В той делегации были и другие мои знакомые. Один из них, некий С., заглянул к нам на виллу и рассказал очень интересные вещи, которые произошли за последний месяц в первопрестольной. По его словам, в высшем руководстве страны происходил активный процесс брожения и разложения, инициированный ЦРУ США. «Шеварднадзе предложили пост президента Грузии», — сказал он. Сделав вид, что я в курсе событий, задал ему вопрос: «Ну и что, он согласился?». «Этого я пока не знаю, но что такое предложение последовало, это так же точно, как и то, что я сейчас стою здесь и с тобой разговариваю», — был его ответ.

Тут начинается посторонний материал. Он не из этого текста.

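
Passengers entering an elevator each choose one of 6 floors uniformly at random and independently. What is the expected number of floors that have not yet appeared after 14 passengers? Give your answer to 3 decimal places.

0.467

For each floor, P(unseen after 14) = (5/6)^14 = 0.0779.
By linearity of expectation, E[unseen] = 6·(5/6)^14 = 0.4673.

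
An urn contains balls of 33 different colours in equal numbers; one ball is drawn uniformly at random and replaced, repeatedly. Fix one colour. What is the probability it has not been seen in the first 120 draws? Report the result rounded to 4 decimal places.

0.0249

Each draw misses the fixed colour with probability (33-1)/33 = 32/33, independently.
P(still missing after 120) = (32/33)^120 = 0.02491.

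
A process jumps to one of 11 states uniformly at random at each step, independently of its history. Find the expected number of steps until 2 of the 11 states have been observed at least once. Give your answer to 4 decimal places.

2.1000

With k distinct states already seen, the next new one arrives after an expected 11/(11-k) steps.
Sum over k = 0,...,1: E = 11/11 + 11/10 = 2.10000.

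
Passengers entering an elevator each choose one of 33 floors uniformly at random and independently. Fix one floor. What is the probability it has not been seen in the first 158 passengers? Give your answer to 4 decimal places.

On each passenger the fixed floor fails to appear with probability 32/33.
P(still missing after 158) = (32/33)^158 = 0.00774.

0.0077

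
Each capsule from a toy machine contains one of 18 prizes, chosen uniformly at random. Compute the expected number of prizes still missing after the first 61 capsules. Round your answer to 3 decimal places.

0.551

For each prize, P(unseen after 61) = (17/18)^61 = 0.0306.
By linearity of expectation, E[unseen] = 18·(17/18)^61 = 0.5509.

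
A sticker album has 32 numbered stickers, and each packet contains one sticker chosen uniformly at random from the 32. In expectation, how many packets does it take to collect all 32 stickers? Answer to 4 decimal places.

129.8718

The wait to go from k to k+1 distinct stickers is geometric with mean 32/(32-k).
E[T] = 32/32 + 32/31 + 32/30 + ... + 32/2 + 32/1 = 32·H_{32}.
H_{32} = 4.05850, so E[T] = 129.87185.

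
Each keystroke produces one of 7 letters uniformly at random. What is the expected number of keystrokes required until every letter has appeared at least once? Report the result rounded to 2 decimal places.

Split into phases: going from k distinct to k+1 distinct takes on average 7/(7-k) keystrokes.
E[T] = 7/7 + 7/6 + 7/5 + ... + 7/2 + 7/1 = 7·H_{7}.
H_{7} = 2.593, so E[T] = 18.150.

18.15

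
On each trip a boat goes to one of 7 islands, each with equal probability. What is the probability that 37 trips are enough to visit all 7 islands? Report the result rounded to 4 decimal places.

0.9767

By inclusion–exclusion over which islands are missing,
P(all seen) = Σ_{j=0}^{7} (-1)^j C(7,j)((7-j)/7)^37
= 1.00000 - 0.02334 + 0.00008 - 0.00000 + 0.00000 - 0.00000 + 0.00000 - 0.00000
= 0.97674.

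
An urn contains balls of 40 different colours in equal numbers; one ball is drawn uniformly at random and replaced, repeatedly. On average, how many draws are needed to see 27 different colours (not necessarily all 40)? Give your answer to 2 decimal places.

43.94

Going from k to k+1 distinct takes a geometric number of draws with mean 40/(40-k).
Sum over k = 0,...,26: E = 40/40 + 40/39 + 40/38 + ... + 40/15 + 40/14 = 43.936.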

Получалось, что министр иностранных дел СССР, зачастивший в последнее время в Кабул и дававший советы афганскому руководству о том, как обеспечить претворение в жизнь политики национального примирения, уже «сидит на измене». Это не укладывалось в голове. Однако не верить своему знакомому у меня не было повода. Просто отметил для себя, что при такой мутной обстановке в СССР, на месте стоит удвоить бдительность и стараться обходить острые углы, так как полностью отсутствовала ясность — что сейчас хорошо, а что плохо. В основном все было плохо. В шести часах полета от Кабула разваливался СССР. Здесь, пока еще не четко очерченный, но уже прорисовывался возможный развал прокоммунистического режима Наджибуллы, которого бросали не в самый легкий период, переживаемый страной. В том, что режим рухнет, я не сомневался ни на секунду, оставалось только гадать, когда это произойдет. Впрочем, Наджибулла дал повод усомниться и в этом. Афганская армия и режим оказались намного сильнее, чем это многими предполагалось.
Результатом последнего вояжа в Кабул Шеварднадзе и Крючкова и их переговоров с президентом Наджибуллой стали бомбоштурмовые удары (БШУ) по долине Панджшер. В этой связи становилось непонятно, кто кого и в чем убеждал в ходе переговоров. То ли наши высокие представители убеждали Наджибуллу в правильности выбранного курса на национальное примирение, то ли Наджибулла убеждал их в необходимости сокрушительных авиаударов по своим врагам, с которыми он «хотел мириться». Царил сплошной кавардак. И единственным желанием на тот момент было, чтобы все эти делегации и комиссии поскорее покинули Афганистан, так как их визиты ничего кроме бомбардировок и артудароов не приносили. Бомбили, в основном, позиции таджикского войска Ахмадшаха Масуда, одновременно обсуждая перспективы налаживания воздушного моста из СССР в Кабул для доставки боеприпасов и продовольствия. О том, как будет доставляться в Кабул топливо — бензин, керосин, солярка, авиакеросин, военные уже не думали — они уходили. А единственным путем прохождения колонн с горючим с севера страны через порт Хайратон в Кабул был перевал Саланг, который контролировал как раз Ахмадшах Масуд. Наносить БШУ по его войску и ждать затем, что колонны наливников, за баранками которых должны были сидеть советские добровольцы, пройдут с территории СССР через перевал Саланг в Кабул безболезненно, было, на мой взгляд, откровенной глупостью. Если хотите замириться с бандитами — миритесь. Хотите бомбить, тогда не говорите о примирении. Так сумятица и кавардак, царившие в Советском Союзе при Горбачеве, уродливо экстраполировались на Афганистан. В последние дни своего военного присутствия мы умудрялись наживать себе врагов в лице вполне склонных к переговорам руководителей группировок моджахедов, превращая их из «колеблющихся» в «непримиримых».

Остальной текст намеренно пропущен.